According to Sen. Ryan Weld, R-Brooke, Senators can now take a more deliberative approach to addressing long-term financial issues in Hancock County Schools.
Speaking at the end of the Senate’s floor session Thursday afternoon, Weld said that thanks to intervention from the state Department of Education, Hancock County Schools will have payroll through March. He said a mixture of further state advancements and local funds will help to round out the fiscal year ending in June.
“As the problem continues on down the road into March, there’s going to have to be a decision made at some point in time, in February as to whether or not local property tax receipts will allow the county to pay its payroll completely on its own, or if that will be a mixture of state aid advanced from the month of May with the county collections,” Weld said. “And then moving into April, May, June, that will be paid for in local dollars because of the receipts of the ad valorem property taxes.”
The school district will still need $8 million from the state to make payroll and pay for other expenses in July and August.

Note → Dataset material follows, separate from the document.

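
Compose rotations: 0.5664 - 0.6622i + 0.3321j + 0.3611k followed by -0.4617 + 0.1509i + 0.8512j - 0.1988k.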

“The county is looking at approximately a $3 million shortfall for those two months of pay,” Weld said. “They’re also looking at about $5 million in a shortfall because, right now they’re not paying on their accounts receivable, so their financial obligations for payments that they have for things outside of like electric utility bills, water utility bills, and a lease that they have on turf fields, everything else is being put off.”
He says the legislature also needs to address underlying systemic issues that led to the financial crisis in the first place.
“How do we prevent this from happening in counties in the future?” Weld said. “How do we look at things such as personnel decisions, the (reductions in force) process, consolidations, the auditing process?”
House Bill 4574 allows the West Virginia Board of Education to loan money to school districts with distressed finances under specific circumstances. It was one of the two bills quickly passed by the House of Delegates to address the issue last week. The Senate Education Committee discussed the bill at length Tuesday, but took no further action .
Weld concluded by emphasizing that Hancock County Schools employees will not feel the effects of the district’s financial mismanagement.
“Hancock County, the teachers and the school service personnel will be paid. The schools will remain open,” he said. “But we will find a way to ensure that they remain solvent, that the loan is there, that the manner, and I know that we’re working with our brothers and sisters in the House to make that happen as well.”